Jusqu'au 18 décembre, date de la fin des négociations en présence de 110 chefs d'État ou de gouvernement, les représentants de 193 pays (selon l'ONU) tenteront de trouver un accord permettant de limiter à deux degrés la hausse moyenne de la température de la planète par rapport au niveau pré-industriel. Dès l'entrée dans le centre de conférence, les délégués étaient priés de choisir leur voie : une porte rouge pour le réchauffement climatique, une verte pour « voter pour la Terre ». Superstition ou conviction ? Personne n'a emprunté la rouge, où deux jeunes gens en combinaison grise tentaient pourtant d'attirer le visiteur avec des pancartes « Protégez vos intérêts ». Cette conférence ne sera un succès « que si une action significative et immédiate commence » le jour même où ses travaux s'achèveront, a prévenu le patron du climat à l'ONU, Yvo de Boer. « Les pays en développement attendent désespérément une action tangible et immédiate. » Pour répondre aux besoins urgents des pays vulnérables face au changement climatique, l'idée d'un financement immédiat, chiffré à 10 milliards de dollars par an jusqu'en 2012, prend corps. Les pays en développement ont cependant lancé une mise en garde très claire : les discussions sur le financement ne peuvent s'arrêter là. « Cela ne signifiera absolument rien s'il n'y a pas, au-delà, un décollage significatif » des montants, a expliqué à l'AFP Dessima Williams, qui préside l'Alliance des petits États insulaires (Aosis).
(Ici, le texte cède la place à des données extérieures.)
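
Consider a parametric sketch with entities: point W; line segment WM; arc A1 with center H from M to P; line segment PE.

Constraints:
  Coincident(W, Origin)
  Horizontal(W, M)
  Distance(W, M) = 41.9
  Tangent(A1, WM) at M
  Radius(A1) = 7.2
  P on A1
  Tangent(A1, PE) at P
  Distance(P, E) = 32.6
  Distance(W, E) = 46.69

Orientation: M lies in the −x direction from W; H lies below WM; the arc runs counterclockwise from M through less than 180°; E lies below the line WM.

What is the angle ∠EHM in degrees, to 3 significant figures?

155°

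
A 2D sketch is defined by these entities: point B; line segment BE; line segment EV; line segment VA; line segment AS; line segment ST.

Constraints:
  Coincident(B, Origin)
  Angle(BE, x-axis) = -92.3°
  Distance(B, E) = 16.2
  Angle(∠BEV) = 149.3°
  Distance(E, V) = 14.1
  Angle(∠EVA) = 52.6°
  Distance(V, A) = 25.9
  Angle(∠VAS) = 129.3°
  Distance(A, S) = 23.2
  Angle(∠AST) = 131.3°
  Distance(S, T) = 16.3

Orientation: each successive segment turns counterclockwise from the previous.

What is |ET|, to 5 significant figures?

37.200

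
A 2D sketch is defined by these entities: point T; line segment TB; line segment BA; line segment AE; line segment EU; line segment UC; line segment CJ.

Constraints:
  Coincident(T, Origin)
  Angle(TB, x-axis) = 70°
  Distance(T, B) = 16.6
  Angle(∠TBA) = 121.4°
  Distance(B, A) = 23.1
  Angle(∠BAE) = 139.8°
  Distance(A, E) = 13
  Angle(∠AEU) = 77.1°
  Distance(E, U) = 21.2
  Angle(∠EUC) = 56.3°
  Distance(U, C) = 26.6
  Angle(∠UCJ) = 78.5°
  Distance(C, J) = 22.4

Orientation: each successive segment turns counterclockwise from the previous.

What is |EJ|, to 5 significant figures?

11.232

T is at the origin; TB runs at 70.0° with length 16.6, so B = (5.6775, 15.599). ∠TBA = 121.4° gives BA at 128.60° from the x-axis; with |BA| = 23.1, A = (-8.7341, 33.652). ∠BAE = 139.8° gives AE at 168.80° from the x-axis; with |AE| = 13.0, E = (-21.487, 36.177). ∠AEU = 77.1° gives EU at -88.300° from the x-axis; with |EU| = 21.2, U = (-20.858, 14.986). ∠EUC = 56.3° gives UC at 35.400° from the x-axis; with |UC| = 26.6, C = (0.82482, 30.395). ∠UCJ = 78.5° gives CJ at 136.90° from the x-axis; with |CJ| = 22.4, J = (-15.531, 45.701). Then |EJ| = |J − E| = 11.232.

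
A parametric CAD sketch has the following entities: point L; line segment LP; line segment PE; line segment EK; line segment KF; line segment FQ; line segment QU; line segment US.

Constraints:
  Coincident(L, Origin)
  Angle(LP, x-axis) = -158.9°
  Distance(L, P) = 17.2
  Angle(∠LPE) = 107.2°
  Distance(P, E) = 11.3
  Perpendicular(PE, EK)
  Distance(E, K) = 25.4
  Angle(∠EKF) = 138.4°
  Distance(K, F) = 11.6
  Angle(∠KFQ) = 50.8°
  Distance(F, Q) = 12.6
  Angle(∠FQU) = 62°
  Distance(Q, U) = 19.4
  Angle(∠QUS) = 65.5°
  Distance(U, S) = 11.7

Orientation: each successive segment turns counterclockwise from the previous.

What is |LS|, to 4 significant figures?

26.24

L is at the origin; LP runs at -158.9° with length 17.2, so P = (-16.05, -6.192). ∠LPE = 107.2° gives PE at -86.10° from the x-axis; with |PE| = 11.3, E = (-15.28, -17.47). PE is perpendicular to EK, so EK runs at 3.900°; with |EK| = 25.4, K = (10.06, -15.74). ∠EKF = 138.4° gives KF at 45.50° from the x-axis; with |KF| = 11.6, F = (18.19, -7.464). ∠KFQ = 50.8° gives FQ at 174.7° from the x-axis; with |FQ| = 12.6, Q = (5.647, -6.301). ∠FQU = 62.0° gives QU at -67.30° from the x-axis; with |QU| = 19.4, U = (13.13, -24.20). ∠QUS = 65.5° gives US at 47.20° from the x-axis; with |US| = 11.7, S = (21.08, -15.61). Then |LS| = |S − L| = 26.24.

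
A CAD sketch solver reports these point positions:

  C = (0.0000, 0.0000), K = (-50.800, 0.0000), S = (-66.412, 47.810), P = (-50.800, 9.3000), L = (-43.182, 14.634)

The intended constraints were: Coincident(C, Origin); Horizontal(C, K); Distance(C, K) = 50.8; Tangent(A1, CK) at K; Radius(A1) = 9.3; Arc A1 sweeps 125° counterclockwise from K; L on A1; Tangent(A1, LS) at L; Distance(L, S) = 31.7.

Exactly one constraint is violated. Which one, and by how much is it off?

Distance(L, S) = 31.7 — off by 8.80.

C = (0.00, 0.00) ✓; C.y = 0.00, K.y = 0.00 ✓; |CK| = 50.80 ✓; ∠(PK, KC) = 90.00° ✓; |PK| = 9.300 ✓; bearing(P→L) − bearing(P→K) = 125.0° ✓; |PL| = 9.300 ✓; ∠(PL, LS) = 90.00° ✓; |LS| = 40.50 ✗.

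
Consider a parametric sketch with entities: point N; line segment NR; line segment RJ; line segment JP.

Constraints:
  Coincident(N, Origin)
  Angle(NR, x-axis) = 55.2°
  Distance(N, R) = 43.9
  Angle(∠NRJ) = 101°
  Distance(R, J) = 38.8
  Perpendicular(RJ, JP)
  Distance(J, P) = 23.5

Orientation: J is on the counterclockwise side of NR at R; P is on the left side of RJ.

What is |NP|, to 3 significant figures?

51.1

∠NRJ = 101.0°, so RJ runs at 55.2° + (180° − 101.0°) = 134° from the x-axis; with |RJ| = 38.8, J = R + 38.8·(cos 134°, sin 134°) = (-2.00, 63.9). The perpendicularity gives JP at right angles to RJ; with |JP| = 23.5 on the left of RJ, P = J + 23.5·(-0.717, -0.697) = (-18.8, 47.5). Then |NP| = |P − N| = 51.1.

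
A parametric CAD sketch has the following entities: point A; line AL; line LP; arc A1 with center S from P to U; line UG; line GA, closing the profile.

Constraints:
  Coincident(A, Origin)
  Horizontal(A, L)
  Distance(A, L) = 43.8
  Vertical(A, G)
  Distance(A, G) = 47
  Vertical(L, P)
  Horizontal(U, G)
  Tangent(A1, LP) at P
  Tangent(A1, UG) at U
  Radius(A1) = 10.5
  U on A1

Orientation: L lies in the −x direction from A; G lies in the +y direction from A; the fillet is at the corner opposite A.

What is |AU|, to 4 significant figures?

57.60

The virtual corner opposite A is at (-43.80, 47.00). Since A1 is tangent to LP there, SP ⟂ LP and the tangent condition forces SU to be normal to UG, with radius 10.5, so the center S sits 10.5 in from both sides at S = (-33.30, 36.50). That places the tangent points at P = (-43.80, 36.50) on LP and U = (-33.30, 47.00) on UG. Then |AU| = |U − A| = 57.60.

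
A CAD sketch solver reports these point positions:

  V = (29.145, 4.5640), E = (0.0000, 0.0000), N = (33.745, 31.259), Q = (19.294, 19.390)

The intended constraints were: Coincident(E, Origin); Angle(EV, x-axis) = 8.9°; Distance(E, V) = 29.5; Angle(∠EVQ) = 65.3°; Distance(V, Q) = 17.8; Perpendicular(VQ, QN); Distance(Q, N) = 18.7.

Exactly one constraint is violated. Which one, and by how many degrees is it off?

Perpendicular(VQ, QN) — off by 5.80°.

E = (0.00, 0.00) ✓; EV at 8.900° ✓; |EV| = 29.50 ✓; ∠EVQ = 65.30° ✓; |VQ| = 17.80 ✓; ∠(VQ, QN) = 84.20° ✗; |QN| = 18.70 ✓.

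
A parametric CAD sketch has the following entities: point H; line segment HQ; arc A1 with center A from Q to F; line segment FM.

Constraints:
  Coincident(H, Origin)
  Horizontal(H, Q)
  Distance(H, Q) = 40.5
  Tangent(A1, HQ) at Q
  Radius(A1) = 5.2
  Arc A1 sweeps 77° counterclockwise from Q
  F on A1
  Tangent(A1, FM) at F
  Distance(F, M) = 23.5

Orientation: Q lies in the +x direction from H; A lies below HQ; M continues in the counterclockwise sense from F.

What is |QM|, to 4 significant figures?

28.85

H is at the origin; H and Q share the same y with |HQ| = 40.5 and Q on the +x side, so Q = (40.50, 0.000). Since A1 is tangent to HQ there, AQ ⟂ HQ, so A = Q + (0, -5.2) = (40.50, -5.200). On A1, Q sits at bearing 90° from A; a 77° counterclockwise sweep puts F at bearing 167°, so F = A + 5.2·(cos 167°, sin 167°) = (35.43, -4.030). Since A1 is tangent to FM there, AF ⟂ FM, so FM runs along (−sin 167°, cos 167°); with |FM| = 23.5, M = (30.15, -26.93). Then |QM| = |M − Q| = 28.85.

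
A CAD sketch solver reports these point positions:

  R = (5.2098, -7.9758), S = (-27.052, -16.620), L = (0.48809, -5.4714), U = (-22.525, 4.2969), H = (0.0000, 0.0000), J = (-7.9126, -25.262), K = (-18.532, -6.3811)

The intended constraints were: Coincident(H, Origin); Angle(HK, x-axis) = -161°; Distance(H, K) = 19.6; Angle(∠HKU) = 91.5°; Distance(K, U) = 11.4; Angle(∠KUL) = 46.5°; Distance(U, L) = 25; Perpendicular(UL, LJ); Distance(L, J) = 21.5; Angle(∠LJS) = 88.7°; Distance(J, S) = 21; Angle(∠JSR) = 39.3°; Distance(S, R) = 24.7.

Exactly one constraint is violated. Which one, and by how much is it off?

Distance(S, R) = 24.7 — off by 8.70.

H = (0.00, 0.00) ✓; HK at -161.0° ✓; |HK| = 19.60 ✓; ∠HKU = 91.50° ✓; |KU| = 11.40 ✓; ∠KUL = 46.50° ✓; |UL| = 25.00 ✓; ∠(UL, LJ) = 90.00° ✓; |LJ| = 21.50 ✓; ∠LJS = 88.70° ✓; |JS| = 21.00 ✓; ∠JSR = 39.30° ✓; |SR| = 33.40 ✗.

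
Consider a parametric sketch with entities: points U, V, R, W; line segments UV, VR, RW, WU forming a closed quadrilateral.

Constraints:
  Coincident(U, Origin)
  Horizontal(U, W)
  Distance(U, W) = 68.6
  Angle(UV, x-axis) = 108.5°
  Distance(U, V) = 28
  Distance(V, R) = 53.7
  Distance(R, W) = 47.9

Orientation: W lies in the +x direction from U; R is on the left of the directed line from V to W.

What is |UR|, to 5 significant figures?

59.037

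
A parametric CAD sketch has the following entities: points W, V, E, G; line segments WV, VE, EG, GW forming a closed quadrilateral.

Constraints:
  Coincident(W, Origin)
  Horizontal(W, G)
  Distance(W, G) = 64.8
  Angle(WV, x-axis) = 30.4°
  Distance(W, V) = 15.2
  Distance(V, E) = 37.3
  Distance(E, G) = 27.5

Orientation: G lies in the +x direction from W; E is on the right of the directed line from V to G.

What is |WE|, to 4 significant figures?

45.01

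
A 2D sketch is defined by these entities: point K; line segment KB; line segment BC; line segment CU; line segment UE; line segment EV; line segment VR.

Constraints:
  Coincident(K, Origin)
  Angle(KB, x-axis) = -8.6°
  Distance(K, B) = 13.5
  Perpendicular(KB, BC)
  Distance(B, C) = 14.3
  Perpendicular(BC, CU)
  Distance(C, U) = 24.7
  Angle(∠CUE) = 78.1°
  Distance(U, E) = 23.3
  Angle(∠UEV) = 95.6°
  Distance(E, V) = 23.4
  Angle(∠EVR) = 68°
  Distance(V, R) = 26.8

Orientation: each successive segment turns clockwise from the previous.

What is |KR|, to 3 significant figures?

18.1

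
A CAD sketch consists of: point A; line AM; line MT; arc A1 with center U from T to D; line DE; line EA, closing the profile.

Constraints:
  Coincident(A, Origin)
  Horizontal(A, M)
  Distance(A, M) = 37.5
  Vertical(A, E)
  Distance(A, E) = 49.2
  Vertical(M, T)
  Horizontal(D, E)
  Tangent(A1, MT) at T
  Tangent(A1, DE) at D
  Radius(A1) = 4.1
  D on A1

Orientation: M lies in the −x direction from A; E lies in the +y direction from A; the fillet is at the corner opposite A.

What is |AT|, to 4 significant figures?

58.65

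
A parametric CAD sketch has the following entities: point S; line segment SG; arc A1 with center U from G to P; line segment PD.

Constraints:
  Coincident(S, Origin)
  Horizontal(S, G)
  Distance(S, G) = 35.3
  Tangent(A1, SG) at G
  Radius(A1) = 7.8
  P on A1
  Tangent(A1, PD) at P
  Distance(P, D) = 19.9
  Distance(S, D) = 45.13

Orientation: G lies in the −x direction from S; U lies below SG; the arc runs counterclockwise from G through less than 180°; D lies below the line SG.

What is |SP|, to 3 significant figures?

43.8

Checks: |SG| = 35.30 ✓; |UP| = 7.800 ✓; ∠(UP, PD) = 90.00° ✓; |PD| = 19.90 ✓; |SD| = 45.13 ✓.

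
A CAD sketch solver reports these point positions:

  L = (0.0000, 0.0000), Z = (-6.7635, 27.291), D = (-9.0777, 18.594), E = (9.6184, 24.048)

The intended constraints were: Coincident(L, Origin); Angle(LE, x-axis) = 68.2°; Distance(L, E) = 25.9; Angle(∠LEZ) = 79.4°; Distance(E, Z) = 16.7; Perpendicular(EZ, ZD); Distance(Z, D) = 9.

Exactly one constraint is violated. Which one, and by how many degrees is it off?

Perpendicular(EZ, ZD) — off by 3.70°.

L = (0.00, 0.00) ✓; LE at 68.20° ✓; |LE| = 25.90 ✓; ∠LEZ = 79.40° ✓; |EZ| = 16.70 ✓; ∠(EZ, ZD) = 86.30° ✗; |ZD| = 9.000 ✓.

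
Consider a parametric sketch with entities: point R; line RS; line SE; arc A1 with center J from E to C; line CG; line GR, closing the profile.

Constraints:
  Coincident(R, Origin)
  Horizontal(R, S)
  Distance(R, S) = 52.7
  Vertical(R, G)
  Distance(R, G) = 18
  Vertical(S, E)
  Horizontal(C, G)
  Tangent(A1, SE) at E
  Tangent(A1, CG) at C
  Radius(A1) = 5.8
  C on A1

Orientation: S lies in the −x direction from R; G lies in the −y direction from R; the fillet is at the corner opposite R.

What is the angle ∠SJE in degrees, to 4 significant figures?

64.57°

R is at the origin; RS is horizontal with |RS| = 52.7 and S on the −x side, so S = (-52.70, 0.000). R and G share the same x with |RG| = 18.0 and G on the −y side, so G = (0.000, -18.00). The virtual corner opposite R is at (-52.70, -18.00). A1 meets SE tangentially, so JE is at right angles to SE and since A1 is tangent to CG there, JC ⟂ CG, with radius 5.8, so the center J sits 5.8 in from both sides at J = (-46.90, -12.20). That places the tangent points at E = (-52.70, -12.20) on SE and C = (-46.90, -18.00) on CG. Then cos ∠SJE = JS·JE / (|JS||JE|), giving 64.57°.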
Le « Climategate », l'affaire des courriels de scientifiques piratés en Angleterre, exploitée par les sceptiques du réchauffement pour remettre en cause le réchauffement, s'est par ailleurs invité à Copenhague. Scientifiques et délégués considèrent qu'elle n'aura pas d'impact sur les négociations, comme le principal négociateur américain, Jonathan Pershing. Mais Rajendra Pachauri, président du Groupe intergouvernemental d'experts sur l'évolution du climat mandaté par l'ONU (GIEC, couronné du prix Nobel de la paix en 2007), a dénoncé une tentative de « discréditer » ce panel qui s'appuie sur « 21 années » de travaux transparents. En revanche, l'Arabie saoudite s'est distinguée, comme souvent dans la négociation climat, en jugeant que le « niveau de confiance » en la science était affecté et a réclamé une enquête internationale.
Par ailleurs, une pétition signée par 10 millions de personnes à travers le monde réclamant un accord ambitieux d'ici au 18 décembre a été remise hier aux organisateurs de la conférence par la campagne de mobilisation sur le climat, « TckTckTck », pour rappeler le tic-tac de l'horloge qui tourne.